Proof At Last

Yesterday I finally found proof that my ex was already had a new boyfriend that she had been sleeping with.

We broke up about a month and a half ago. Around that time she had this new guy friend. But when she broke up with me she assured me that she wasn't attracted to him and he wasn't influencing her decision to break up with me. For the weeks after that I was suspicious, and confronted her about it after I noticed anything that pointed to her and him being together. She denied it every time and said I was just being paranoid.

She had started sleeping with him within 3 weeks of breaking up with me. That alone hurts a lot. The fact that she could move on so quickly. But the idea that she could lie to me so easily, and without any guilt, hurts so much more. After being together for almost 3 years I would think she'd have enough respect for me to tell me the truth. I was always there for her, and did everything I could for her.

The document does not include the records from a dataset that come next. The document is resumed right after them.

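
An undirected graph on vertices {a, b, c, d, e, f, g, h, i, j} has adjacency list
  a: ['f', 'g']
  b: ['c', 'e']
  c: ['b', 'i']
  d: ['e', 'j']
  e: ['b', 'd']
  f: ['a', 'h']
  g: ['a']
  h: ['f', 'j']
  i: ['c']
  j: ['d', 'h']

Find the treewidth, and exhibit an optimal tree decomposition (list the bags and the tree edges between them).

Treewidth 1.
One such decomposition:
Bags: B1 = {a, g}  B2 = {a, f}  B3 = {f, h}  B4 = {h, j}  B5 = {d, j}  B6 = {d, e}  B7 = {b, e}  B8 = {b, c}  B9 = {c, i}
Tree: B1–B2, B2–B3, B3–B4, B4–B5, B5–B6, B6–B7, B7–B8, B8–B9

Every bag has size at most 2, so the width is 2 − 1 = 1 and tw(G) ≤ 1. G has an edge, so its treewidth is at least 1. Therefore the treewidth is 1.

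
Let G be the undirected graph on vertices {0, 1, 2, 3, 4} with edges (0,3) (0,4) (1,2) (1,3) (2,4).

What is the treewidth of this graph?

2

A width-2 tree decomposition is:
Bags: B1 = {1, 2, 3}  B2 = {2, 3, 4}  B3 = {0, 3, 4}
Tree: B1–B2, B2–B3
The largest bag has 3 vertices, giving width 2; this decomposition certifies tw(G) ≤ 2. Since 3–1–2–4–0–3 is a cycle in G, G is not acyclic. Forests are exactly the graphs of treewidth ≤ 1, so tw(G) ≥ 2. Combining the bounds, tw(G) = 2.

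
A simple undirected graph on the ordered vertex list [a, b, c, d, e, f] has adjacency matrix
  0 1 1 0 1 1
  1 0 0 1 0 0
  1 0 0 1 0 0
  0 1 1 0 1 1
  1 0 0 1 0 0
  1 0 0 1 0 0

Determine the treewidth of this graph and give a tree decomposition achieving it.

Treewidth 2.
Bags: B1 = {a, d, f}  B2 = {a, b, d}  B3 = {a, c, d}  B4 = {a, d, e}
Tree: B1–B2, B2–B3, B3–B4

Every bag has size at most 3, so the width is 3 − 1 = 2 and tw(G) ≤ 2. For the lower bound, G contains the cycle f–d–b–a–f, so G is not a forest; only forests have treewidth ≤ 1, hence tw(G) ≥ 2. Hence tw(G) = 2 exactly.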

Even after I had the proof and got her to admit to it she didn't apologize for lying to me. She didn't show any remorse for what she had done to me. It makes me wonder if she ever cared. If she ever actually loved me. I moved 1300 miles from home to be with her. I've paid for everything so she could work only part time and relax at home. And she repays me with lies and deceit.

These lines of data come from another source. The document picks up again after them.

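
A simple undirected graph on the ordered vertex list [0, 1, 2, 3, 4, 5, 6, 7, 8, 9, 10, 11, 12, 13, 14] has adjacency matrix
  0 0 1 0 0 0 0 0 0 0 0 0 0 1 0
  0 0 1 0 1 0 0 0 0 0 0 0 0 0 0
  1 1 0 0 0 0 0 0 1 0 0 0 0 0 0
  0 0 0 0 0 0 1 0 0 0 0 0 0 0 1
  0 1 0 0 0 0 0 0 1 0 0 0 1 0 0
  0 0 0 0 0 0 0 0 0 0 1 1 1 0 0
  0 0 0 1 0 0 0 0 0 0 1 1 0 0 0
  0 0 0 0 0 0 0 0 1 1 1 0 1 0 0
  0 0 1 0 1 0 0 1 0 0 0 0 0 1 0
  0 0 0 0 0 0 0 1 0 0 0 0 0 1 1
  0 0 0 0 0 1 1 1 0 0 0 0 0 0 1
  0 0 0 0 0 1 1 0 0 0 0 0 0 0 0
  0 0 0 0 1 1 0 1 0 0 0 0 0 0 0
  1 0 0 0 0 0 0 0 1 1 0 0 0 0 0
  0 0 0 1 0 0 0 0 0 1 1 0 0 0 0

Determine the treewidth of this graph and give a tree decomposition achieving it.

Every bag has size at most 4, so the width is 4 − 1 = 3 and tw(G) ≤ 3. For the lower bound: the 4 vertex sets {0,1,2}, {13}, {8}, {4,7,9,12} are disjoint, each induces a connected subgraph, and every pair is joined by at least one edge of G. Contracting each set to a single vertex therefore yields K_{4} as a minor, and since treewidth is minor-monotone, tw(G) ≥ tw(K_{4}) = 3. The upper and lower bounds meet at 3, so that is the treewidth.

Treewidth 3.
One optimal decomposition is:
Bags: B1 = {0, 1, 2, 13}  B2 = {1, 2, 8, 13}  B3 = {1, 4, 8, 13}  B4 = {4, 8, 9, 13}  B5 = {4, 7, 8, 9}  B6 = {4, 7, 9, 12}  B7 = {7, 9, 12, 14}  B8 = {7, 10, 12, 14}  B9 = {5, 10, 12, 14}  B10 = {3, 5, 10, 14}  B11 = {3, 5, 6, 10}  B12 = {3, 5, 6, 11}
Tree: B1–B2, B2–B3, B3–B4, B4–B5, B5–B6, B6–B7, B7–B8, B8–B9, B9–B10, B10–B11, B11–B12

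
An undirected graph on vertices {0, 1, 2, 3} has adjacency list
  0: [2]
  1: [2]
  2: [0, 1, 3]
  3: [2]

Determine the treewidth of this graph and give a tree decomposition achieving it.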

I cried for three hours straight last night after kicking her out. It's not fair that she can walk away from this without feeling bad. That she can go off and enjoy her new boyfriend without thinking of me. That she can live her life while I lose mine.

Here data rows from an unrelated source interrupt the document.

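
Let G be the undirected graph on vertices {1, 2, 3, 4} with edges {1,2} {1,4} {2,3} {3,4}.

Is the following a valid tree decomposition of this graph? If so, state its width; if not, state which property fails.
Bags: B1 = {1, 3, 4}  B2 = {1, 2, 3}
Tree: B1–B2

Vertex coverage: the bags together contain {1, 2, 3, 4}, the full vertex set. Edge coverage: each edge of G has both endpoints in at least one bag. Running intersection: for every vertex, the bags containing it form a connected subtree. All three properties hold, so this is a valid tree decomposition of width max|bag| − 1 = 2, and hence tw(G) ≤ 2.

Yes; width 2.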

But at least I have the truth now. And I finally have the closure I need to move on. It will take time, but I'm hopeful that I will heal.
Rodel30 Rodel30
18-21, M
2 Responses Dec 7, 2012

Have you found a new love?

Well maybe you can replace her like she replaced you? I do not know, I say exacting revenge is always good. Even if it is you cheating on another girl. At least you can understand the feelings. Chances are you have better odds than I ever will.